You can include your tiel in your daily activities at home.

For example, mine does laundry with me. Its pretty funny. She likes to ride on the hamper basket. I also let her get on top of the warm clean clothes while I'm folding. She loves that. She starts picking on the clothes. 

I let her play on my desk while I'm writing checks. She ends up chewing my pen. When she starts wanting to chew on my keyboard she gets put back on the floor. 

Some times, I let her exercise on top of the bed. She likes to pretend to fly. She is on my finger the whole time but her feathers are trimmed so she extends them out and moves them as if she was flying but she isn't really flying. She enjoys this a lot. Every time we pass by the bed she starts to do her wings. 

She likes to lay next to me and my DH while we watch TV or read. 

I don't let her in the kitchen though but I do let her watch me from the next room while I cook. While I cook I play music and she loves it. 

The tricks suggestion is a great idea.
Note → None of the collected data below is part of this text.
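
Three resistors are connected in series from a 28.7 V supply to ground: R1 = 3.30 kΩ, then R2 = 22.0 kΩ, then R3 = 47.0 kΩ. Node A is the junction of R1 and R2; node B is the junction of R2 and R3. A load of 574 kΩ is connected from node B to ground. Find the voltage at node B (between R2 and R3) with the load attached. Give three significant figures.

At node B, R3 is in parallel with the load: R3‖R_L = 43.44 kΩ.
Below node A the resistance is R2 + (R3‖R_L) = 65.44 kΩ, so V_A = 28.7 × 65.44/68.74 = 27.32 V.
Then V_B = V_A × (R3‖R_L)/(R2 + R3‖R_L) = 27.32 × 43.44/65.44 = 18.1 V.

V ≈ 18.1 V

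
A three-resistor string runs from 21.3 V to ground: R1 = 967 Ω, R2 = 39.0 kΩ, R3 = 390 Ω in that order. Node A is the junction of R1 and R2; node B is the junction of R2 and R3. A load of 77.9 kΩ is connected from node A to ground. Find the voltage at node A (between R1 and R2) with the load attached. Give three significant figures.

Below node A the series string R2+R3 = 39390 Ω sits in parallel with the 77900 Ω load: 26160 Ω.
V_A = 21.3 × 26160/(967 + 26160) = 20.5 V.

V ≈ 20.5 V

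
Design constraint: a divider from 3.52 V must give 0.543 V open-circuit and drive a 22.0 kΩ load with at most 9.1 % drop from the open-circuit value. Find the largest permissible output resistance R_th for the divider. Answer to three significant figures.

R_th ≤ 2.20 kΩ

Loading drop = R_th/(R_th + R_L) ≤ 0.0910, so R_th ≤ R_L · ε/(1−ε) = 22.0 kΩ × 0.0910/0.9090 = 2.20 kΩ.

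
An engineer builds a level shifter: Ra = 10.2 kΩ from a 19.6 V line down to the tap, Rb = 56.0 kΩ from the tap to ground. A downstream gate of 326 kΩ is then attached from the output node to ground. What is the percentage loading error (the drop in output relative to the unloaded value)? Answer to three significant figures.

The divider's output (Thévenin) resistance is Ra‖Rb = 8.628 kΩ.
Fractional drop under load = R_th/(R_th + R_L) = 8.628 / (8.628 + 326) = 0.02579.
So the output falls by 2.58 %.

2.58 %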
Mine has learned to come to us when we call her (well, when my DH calls her). She'll walk a good few feet to get to him.


----------



## Belinda (Oct 9, 2010)

Foot toys are excellent to help play with your tiel and teach them to pick them up and place them in your hand.
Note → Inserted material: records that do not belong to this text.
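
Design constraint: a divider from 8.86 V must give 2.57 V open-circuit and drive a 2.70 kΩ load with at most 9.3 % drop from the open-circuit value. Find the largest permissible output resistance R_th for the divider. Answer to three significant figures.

Loading drop = R_th/(R_th + R_L) ≤ 0.0930, so R_th ≤ R_L · ε/(1−ε) = 2.70 kΩ × 0.0930/0.9070 = 277 Ω.
(Any R1, R2 with R2/(R1+R2) = 0.290 and R1‖R2 ≤ 277 Ω will meet the spec.)

R_th ≤ 277 Ω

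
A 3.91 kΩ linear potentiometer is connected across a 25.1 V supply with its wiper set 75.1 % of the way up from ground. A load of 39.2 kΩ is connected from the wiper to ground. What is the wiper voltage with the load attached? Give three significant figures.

V ≈ 18.5 V

The wiper splits the pot into (1−α)R = 973.6 Ω above and αR = 2936 Ω below.
Lower section ‖ load = 2732 Ω.
V_wiper = 25.1 × 2732/(973.6 + 2732) = 18.5 V.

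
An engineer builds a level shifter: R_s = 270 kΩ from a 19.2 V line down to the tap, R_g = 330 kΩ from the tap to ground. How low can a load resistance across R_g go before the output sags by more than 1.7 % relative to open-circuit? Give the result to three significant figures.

R_L(min) ≈ 8.59 MΩ

Output resistance R_th = R_s‖R_g = (270 × 330)/600.0 = 148.5 kΩ.
The fractional drop is R_th/(R_th + R_L); requiring this ≤ 0.0170 gives R_L ≥ R_th(1/0.0170 − 1) = 148.5 × 57.82 = 8.59 MΩ.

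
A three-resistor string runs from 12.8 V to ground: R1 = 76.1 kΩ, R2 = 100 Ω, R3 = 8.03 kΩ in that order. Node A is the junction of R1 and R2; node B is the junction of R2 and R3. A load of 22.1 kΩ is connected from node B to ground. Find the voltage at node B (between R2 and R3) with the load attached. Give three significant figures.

V ≈ 0.918 V

At node B, R3 is in parallel with the load: R3‖R_L = 5890 Ω.
Below node A the resistance is R2 + (R3‖R_L) = 5990 Ω, so V_A = 12.8 × 5990/82090 = 0.9340 V.
Then V_B = V_A × (R3‖R_L)/(R2 + R3‖R_L) = 0.9340 × 5890/5990 = 0.918 V.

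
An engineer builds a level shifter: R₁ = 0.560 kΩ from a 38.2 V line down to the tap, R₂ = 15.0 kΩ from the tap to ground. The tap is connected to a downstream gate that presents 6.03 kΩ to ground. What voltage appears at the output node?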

I have a little skateboard I'm attempting to teach my tiels to ride (well, I push it, they just stand on it, but they haven't quite got the hang of it yet)
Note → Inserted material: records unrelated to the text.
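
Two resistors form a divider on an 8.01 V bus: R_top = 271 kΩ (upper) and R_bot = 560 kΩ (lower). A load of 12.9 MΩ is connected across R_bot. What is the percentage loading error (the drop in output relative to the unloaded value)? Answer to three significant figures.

The divider's output (Thévenin) resistance is R_top‖R_bot = 182.6 kΩ.
Fractional drop under load = R_th/(R_th + R_L) = 182.6 / (182.6 + 12900) = 0.01396.
So the output falls by 1.40 %.

1.40 %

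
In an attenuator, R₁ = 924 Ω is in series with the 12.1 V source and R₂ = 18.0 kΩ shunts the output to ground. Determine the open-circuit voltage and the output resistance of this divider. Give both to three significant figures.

V_th is the open-circuit tap voltage: 12.1 × 18000/(924 + 18000) = 11.5 V.
With the supply zeroed, R₁ and R₂ appear in parallel from the tap: R_th = R₁‖R₂ = (924 × 18000)/18920 = 879 Ω.

V_th = 11.5 V, R_th = 879 Ω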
Also, foraging trays can be a fun way to get your tiel to interact with you, we play the 'I drop it off the edge of the table and human picks it off the floor' game with straws, q-tips, buttons etc.


----------



## tielz (Nov 29, 2012)

My tiels love to pull the keys off of my laptop.  Not really my favorite game, though. They enjoy decorating the desk with paper confetti, which is preferable to the key thing. Most of the time, they just like to hang out on me while I am here on the computer. Willow loves to ride on my shoulder when I vacuum. Mini loves to sit on me in the kitchen at lunchtime (no cooking). Tiels always love to eat with you. My diet is bland and less exciting then the foods they get, but what I eat is safe for them to share and if nothing else, is great fun for them to shred and toss. If you ever want a tiel to try a new food, make it part of your plate (even if you don't do the eating). Popcorn is always fun (air popped and cooled down, of course).
I have a shower perch if anyone wants to go in the shower (it suctions on), but they mostly enjoy misting with the bottle (or the mist of the shower--never under direct water spray). Our home here is on a spring for water, so it is only bottled water for the tiels and no showers with me anymore---just in case because I am paranoid. 
Like Belinda posted, you can have a tiel who teaches you to play their version of fetch---they drop the object (Q-tips are always a favorite!!) and you pick it up. 
Some of my tiels have enjoyed riding in their carrier for a walk or in the car (belted in). 
Most of all, have fun!


----------



## hysteriauk (Jun 24, 2012)

zippy has a new game he will climb on my head then jump off then run back up my arm and back on to my head and repeats , He likes to jump off of things it's really funny to watch


----------



## eduardo (Jan 27, 2012)

Mine like to tug on the yarn that I use when I chrochet, they love to ride on my shoulders when I go about my daily house chores. They like to punch holes in my magazines and papers. They like to "steal" the chess figurines my son and I play with. They usually run off with them, it's really funny. They "help" me clean their cage, meaning they will drag and chew things that I am using. Things like that. Sometimes, I give them a few drinking straws and they chase those and chew on them. Their favorite thing to do is share popcorn with me, LOL


----------



## Bird Junky (Jul 24, 2012)

Justice361 said:


> I'm making excellent progress taming my tiel, but I'd like more to do with her. She'll mostly sit on my hand and preen herself, or eat food out of my hand when I offer it to her.
> Is there any kind of playful activity cockatiels typically enjoy that I could do with her?


*Hello. Try this simple game...
B.J's. TREASURE HUNT 
Use you birds favourite food as a reward treat food during 
play sessions.
A simple bit of foraging play enjoyed by all birds. You will need 
a few plastic bottle tops, but only use one until your bird gets the 
idea of the game. 

(1) The game is for you to hide a tiny piece of treat under one 
top & encourage your bird to look for it. Show him where it is 
if you have to, many birds equate hidden with gone. 

(2) When your bird is happy to knock over the one top for his 
treat. Add a couple of decoy tops, again help if you have to. 
After a few minutes most birds will knock over as many tops 
as it takes, to get to a favourite treat. 
Remember small treats, the longer the game will last...B.J. 
*


----------